In those cases where the group splits up, you observe that the subgroups (the "tribes") are often similar but not always the same. Some kids stay together, some switch back and forth. Some seem to avoid each other. There seems to be a social substructure that shapes these tribes.

Out of this series of observations you can extract (at least) three research questions: 1. Are these observed choices the result of pure preference over the movies on offer, or do the kids influence each other in their decisions?

2. If so, what is the structure of the influence network and how does it shape outcomes? 3. In that case, can we say anything about whether the group as a whole makes an "optimal" decision under some definition of optimality.

Turns out a bunch of researchers have already looked into this question, and in the process have made a number of simplifying assumptions that linger on to this day.

There's the technology adoption literature with its "network effects" and "increasing returns" branches. There's the strategic interaction & learning/coordination games literature. There's the financial herding literature. There's the coalition formation literature. Etc.

Let's formalize. Our choice space is given as si = {−1, +1} for symmetry reasons. {0, 1} works too. The individual utility is something like:
ui = bi si + ∑j wij si sj, with i = you, j = everyone else, and wij = wji for simplicity. Your bond with everyone else is symmetric.

bi is your bias or your type. It expresses how much you prefer one or the other movie before you consider anyone else's opinion. wij is the strength (weight) your interaction effect with person j. If it's positive, you like to do things together, If it's negative, not so much.

This is a pretty straightforward model if you ignore prices, multiple choices, abstention, discounting, and asymmetric relationships, all of which you can add in later. It also has the quality that it's good at highlighting the assumptions the various existing models make.

Many models simply set bi to zero (or a constant), which leads to homogeneous preferences. A homogeneous population will converge to a single option under positive interaction effects, unsurprisingly. Call this "clone maximalism".

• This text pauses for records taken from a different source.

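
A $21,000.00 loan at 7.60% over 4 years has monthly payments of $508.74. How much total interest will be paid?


Total paid over the life of the loan = PMT × n.
Total paid = $508.74 × 48 = $24,419.52
Total interest = total paid − principal = $24,419.52 − $21,000.00 = $3,419.52

Total interest = (PMT × n) - PV = $3,419.52


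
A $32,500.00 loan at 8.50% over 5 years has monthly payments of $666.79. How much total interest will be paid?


Total paid over the life of the loan = PMT × n.
Total paid = $666.79 × 60 = $40,007.40
Total interest = total paid − principal = $40,007.40 − $32,500.00 = $7,507.40

Total interest = (PMT × n) - PV = $7,507.40


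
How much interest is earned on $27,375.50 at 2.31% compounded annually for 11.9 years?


Compound interest earned = final amount − principal.
A = P(1 + r/n)^(nt) = $27,375.50 × (1 + 0.0231/1)^(1 × 11.9) = $35,924.21
Interest = A − P = $35,924.21 − $27,375.50 = $8,548.71

Interest = A - P = $8,548.71


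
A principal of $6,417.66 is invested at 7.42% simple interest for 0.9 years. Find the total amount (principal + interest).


Total amount formula: A = P(1 + rt) = P + P·r·t
Interest: I = P × r × t = $6,417.66 × 0.0742 × 0.9 = $428.57
A = P + I = $6,417.66 + $428.57 = $6,846.23

A = P + I = P(1 + rt) = $6,846.23


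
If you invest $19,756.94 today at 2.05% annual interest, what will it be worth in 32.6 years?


Future value formula: FV = PV × (1 + r)^t
FV = $19,756.94 × (1 + 0.0205)^32.6
FV = $19,756.94 × 1.9377783
FV = $38,284.57

FV = PV × (1 + r)^t = $38,284.57


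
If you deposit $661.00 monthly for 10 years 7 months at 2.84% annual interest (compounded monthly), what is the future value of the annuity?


Future value of an ordinary annuity: FV = PMT × ((1 + r)^n − 1) / r
Monthly rate r = 0.0284/12 ≈ 0.00236667, n = 127
FV = $661.00 × ((1 + 0.0284/12)^127 − 1) / (0.0284/12)
FV = $661.00 × 147.948342
FV = $97,793.85

FV = PMT × ((1+r)^n - 1)/r = $97,793.85


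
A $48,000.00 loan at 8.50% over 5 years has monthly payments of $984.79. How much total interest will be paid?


Total paid over the life of the loan = PMT × n.
Total paid = $984.79 × 60 = $59,087.40
Total interest = total paid − principal = $59,087.40 − $48,000.00 = $11,087.40

Total interest = (PMT × n) - PV = $11,087.40


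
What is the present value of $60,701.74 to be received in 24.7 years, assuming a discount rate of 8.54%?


Present value formula: PV = FV / (1 + r)^t
PV = $60,701.74 / (1 + 0.0854)^24.7
PV = $60,701.74 / 7.569523
PV = $8,019.23

PV = FV / (1 + r)^t = $8,019.23


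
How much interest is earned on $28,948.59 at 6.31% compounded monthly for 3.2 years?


Compound interest earned = final amount − principal.
A = P(1 + r/n)^(nt) = $28,948.59 × (1 + 0.0631/12)^(12 × 3.2) = $35,407.10
Interest = A − P = $35,407.10 − $28,948.59 = $6,458.51

Interest = A - P = $6,458.51


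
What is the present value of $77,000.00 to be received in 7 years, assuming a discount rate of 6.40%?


Present value formula: PV = FV / (1 + r)^t
PV = $77,000.00 / (1 + 0.064)^7
PV = $77,000.00 / 1.543801
PV = $49,876.89

PV = FV / (1 + r)^t = $49,876.89


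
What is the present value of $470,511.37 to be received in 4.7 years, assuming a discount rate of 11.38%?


Present value formula: PV = FV / (1 + r)^t
PV = $470,511.37 / (1 + 0.1138)^4.7
PV = $470,511.37 / 1.6595636
PV = $283,515.12

PV = FV / (1 + r)^t = $283,515.12


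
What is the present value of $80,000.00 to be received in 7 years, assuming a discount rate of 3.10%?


Present value formula: PV = FV / (1 + r)^t
PV = $80,000.00 / (1 + 0.031)^7
PV = $80,000.00 / 1.2382566
PV = $64,606.96

PV = FV / (1 + r)^t = $64,606.96


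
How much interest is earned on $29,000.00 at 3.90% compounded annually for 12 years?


Compound interest earned = final amount − principal.
A = P(1 + r/n)^(nt) = $29,000.00 × (1 + 0.039/1)^(1 × 12) = $45,897.03
Interest = A − P = $45,897.03 − $29,000.00 = $16,897.03

Interest = A - P = $16,897.03


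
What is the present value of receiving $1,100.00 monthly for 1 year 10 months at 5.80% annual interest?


Present value of an ordinary annuity: PV = PMT × (1 − (1 + r)^(−n)) / r
Monthly rate r = 0.058/12 ≈ 0.00483333, n = 22
PV = $1,100.00 × (1 − (1 + 0.058/12)^(−22)) / (0.058/12)
PV = $1,100.00 × 20.823056
PV = $22,905.36

PV = PMT × (1-(1+r)^(-n))/r = $22,905.36


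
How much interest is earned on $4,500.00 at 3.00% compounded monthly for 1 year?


Compound interest earned = final amount − principal.
A = P(1 + r/n)^(nt) = $4,500.00 × (1 + 0.03/12)^(12 × 1) = $4,636.87
Interest = A − P = $4,636.87 − $4,500.00 = $136.87

Interest = A - P = $136.87


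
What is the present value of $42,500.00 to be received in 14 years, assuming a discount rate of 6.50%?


Present value formula: PV = FV / (1 + r)^t
PV = $42,500.00 / (1 + 0.065)^14
PV = $42,500.00 / 2.414874
PV = $17,599.26

PV = FV / (1 + r)^t = $17,599.26


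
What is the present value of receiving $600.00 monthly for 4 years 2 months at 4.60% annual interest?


Present value of an ordinary annuity: PV = PMT × (1 − (1 + r)^(−n)) / r
Monthly rate r = 0.046/12 ≈ 0.00383333, n = 50
PV = $600.00 × (1 − (1 + 0.046/12)^(−50)) / (0.046/12)
PV = $600.00 × 45.421412
PV = $27,252.85

PV = PMT × (1-(1+r)^(-n))/r = $27,252.85


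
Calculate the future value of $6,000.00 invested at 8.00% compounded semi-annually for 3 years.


Compound interest formula: A = P(1 + r/n)^(nt)
A = $6,000.00 × (1 + 0.08/2)^(2 × 3)
Growth factor: (1 + 0.08/2)^6 = 1.265319
A = $6,000.00 × 1.265319
A = $7,591.91

A = P(1 + r/n)^(nt) = $7,591.91


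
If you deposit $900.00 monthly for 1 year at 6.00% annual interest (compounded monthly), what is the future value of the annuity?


Future value of an ordinary annuity: FV = PMT × ((1 + r)^n − 1) / r
Monthly rate r = 0.06/12 = 0.005, n = 12
FV = $900.00 × ((1 + 0.06/12)^12 − 1) / (0.06/12)
FV = $900.00 × 12.335562
FV = $11,102.01

FV = PMT × ((1+r)^n - 1)/r = $11,102.01


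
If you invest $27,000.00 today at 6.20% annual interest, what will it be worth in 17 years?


Future value formula: FV = PV × (1 + r)^t
FV = $27,000.00 × (1 + 0.062)^17
FV = $27,000.00 × 2.7804609
FV = $75,072.44

FV = PV × (1 + r)^t = $75,072.44


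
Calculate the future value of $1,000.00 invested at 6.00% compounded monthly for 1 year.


Compound interest formula: A = P(1 + r/n)^(nt)
A = $1,000.00 × (1 + 0.06/12)^(12 × 1)
Growth factor: (1 + 0.06/12)^12 = 1.061678
A = $1,000.00 × 1.061678
A = $1,061.68

A = P(1 + r/n)^(nt) = $1,061.68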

The Katz/Shapiro (and Metcalfe) type "network effects" models assume wij is >0 and the same for all. The "network" is simply a group and you choose the one that's expected to be bigger, maybe tempered by your own bias. This will also converge. Call this "Clone group maximalism".

The "increasing returns" models are similar to network effects models, but assume sequential entry and remove foresight. You pick the group that's bigger now (wij = 0 if j hasn't picked yet) and then beg others to join your group. Call this "crypto maximalism".

Finally, the coordination game literature assumes that wij is big enough that even with only two players, your optimal choices are doing something together, even though you might be conflicted over what the "something" should be (that's the famous "battle of the sexes").

Most of these models have been used to conclude that positive interaction effects ("influence") inevitably lead to single-choice outcomes. Typically they're also backed by various just-so stories.

Problem is that in all these models, assumptions drive outcome. Assumptions about preference homogeneity, influence homogeneity, influence being stronger than preference, sequence of decision making, etc. And in all the just-so stories, single-choice is a result of framing.

For starters, putting bi and wij into the same utility function is iffy, but we can survive that. Then, there is very little empirical backing that wij even exists. But then again, even if we agree it exists based on circumstantial evidence, wij is rarely as big as bi.

Just imagine, we could live in a world with a universal world clock if people were just ok with seeing the sun rise at 3am or 9pm. In a world with global, near-instantaneous communication and travel the cost savings would be enormous.

Indeed, the model gets much more traction if we assume influence to be small compared to preference, averaged out over the population. This is also and especially true when the influence factor is negative ("tragedy of the commons").

So largely when cryptopeeps make strong predictions about where the market is going based on "network effects" or "coordination" or "Schelling" something something, you'll learn more about their mental models than about actual outcomes.

This is actually true for economic models in general. The policy implication might be the attention-getter, but it's largely useless in itself. The more worthwhile investigation is to have a closer look at the conditions under which it comes to pass.

https://twitter.com/oliverbeige/status/1078281144154710016

Also, for the massive effect the fundamental question "Is every economic agent an island, entire of itself?" has on economic understanding (the Axiom of Revealed Preference collapses if not), both the theoretical and the empirical body of work is still extremely thin.